Forgetting the Shame

You will forget the shame of your youth (Isaiah 54:4).

In this week's Haftarah, we read words of encouragement and hope given to the nation of Israel. Very strong relational language is used. Israel is pictured here as a woman who married young, only to be quickly abandoned by her husband who is God. Without husband and children, she is left to live like a widow the rest of her life.

In those days to be a childless widow was to be at the very bottom of society. With no sense of purpose and no hope for the future, childless widows were completely dependant on others for survival. It would have been better for them not to marry than to be in this condition.

Now, of course, God is not really a husband and Israel is not really a childless widow. But this word picture was chosen, because it so accurately describes the condition of Israel and the nation's relationship with God. Israel had been chosen as the object of God's great love and compassion. As his closest companion, Israel was to be a light to the nations of the world, a channel of blessing to all.

But as it turned out, and as it is the nature of human kind, Israel turned to its own way, thus distancing itself from God, and falling from a place of privilege and blessing.

But that is not the end of the story. Even in the midst of their dismal condition, they are told to sing and shout for joy (54:1), because God's kindness and compassion will be theirs (54:8).

The plans and purposes of God for Israel will be fulfilled no matter how things might look. The blessings of the future will be so great, that Israel will forget the shame of the past. All the years of desperation will seem like nothing once the people experience God's compassion in its fullness.

Note that they are not to wait until life gets better before celebrating - they are to celebrate now, because of what is coming.

And this is as true for the nation today as much as it was true in Isaiah's time.

And what is true for the nation is also true for the individuals.

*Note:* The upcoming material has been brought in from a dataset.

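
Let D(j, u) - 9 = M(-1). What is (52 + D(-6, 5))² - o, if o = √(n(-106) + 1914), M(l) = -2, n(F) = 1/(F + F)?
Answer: 3481 - √21505651/106 ≈ 3437.3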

So many people today live with a sense of shame since youth. We struggle day after day because of situations of the past or choices made during the early days of our lives. But with God there is hope. Difficult situations and bad choices need not control our lives forever. If we would cooperate with God and his purposes for our lives, he will cause us to forget the shame of the past.

Sometimes we think we owe it to the past to carry its pain. But while we need to deal with the painful events of the past, there comes a time when we need to look ahead to our glorious future that God has purposed for us because that is our destiny.